Hi! I recently purchased the leash reactivity self study course from your online classes. After watching all the videos I noticed that the trainer only talks about dogs that are reactive because they aren't comfortable with a social interaction/want more space from a another dog ect... I could be wrong, but I believe that my dog has the exact opposite issue in that he desperately wants to interact with the other dog. He's a 2 year old dutch shepherd and LOVES playing with other dogs but can become very reactive if he can't get to them. He's even jumped my 8 ft fence multiple times to go play with neighbors dogs. Do you have any advice on working with dog reactivity with dogs that WANT to get to the other dog vs ones that are uncomfortable and want space? Thanks!

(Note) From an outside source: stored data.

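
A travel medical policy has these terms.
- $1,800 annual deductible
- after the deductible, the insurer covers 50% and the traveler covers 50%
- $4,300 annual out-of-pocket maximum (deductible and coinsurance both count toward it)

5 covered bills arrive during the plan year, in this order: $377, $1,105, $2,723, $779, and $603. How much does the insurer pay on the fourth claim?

Bill 1, $377: all of it applies to the deductible. Traveler pays $377; OOP now $377. Plan pays $377 − $377 = $0.
Bill 2, $1,105: fully absorbed by the deductible. Traveler pays $1,105; OOP now $1,482. Insurer: $1,105 − $1,105 = $0.
Bill 3, $2,723: $318 finishes the deductible; $2,405 goes to coinsurance; 50% of $2,405 = $1,202.50. Traveler pays $1,520.50; OOP now $3,002.50. Plan pays $2,723 − $1,520.50 = $1,202.50.
Bill 4, $779: 50% coinsurance on $779 = $389.50. Cost to traveler: $389.50. OOP to date $3,392. Insurer: $779 − $389.50 = $389.50.

$389.50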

Hi Alex, I sent your question on to Tyler and here is what he said:
Thanks for purchasing the course! The bulk of the material can be directly applied to dogs who are social and simply frustrated by the leash. I would recommend spending a lot of time on the foundation work, especially the place command, and make sure that at least once a day he practices holding the place command for at least 30 minutes once a day. This will help to increase his frustration tolerance and ability to calm himself. This “duration work” should not be overlooked or under emphasized. Additionally, the stop-pop-move corrections in module 5 and the fire drill exercise in module 7 work very well for dogs who are simply over-excited. In fact the fire drill exercise was derived from a drill that is used primarily to teach dogs to ignore prey. The only major difference is that you do not need to be looking for and responding to cut off cues if you are certain that your dog is not insecure. Essentially, the only info that you can basically ignore would be the theory and application of module 4. Lastly, just use caution, as there are many dogs who are quite social off leash, yet are very insecure while on the leash. So, as you are going through this process, always be on the look out for signs of insecurity as sometimes once the explosiveness is gone, the insecurity surfaces. You know your dog the best, but I just wanted to throw that out there.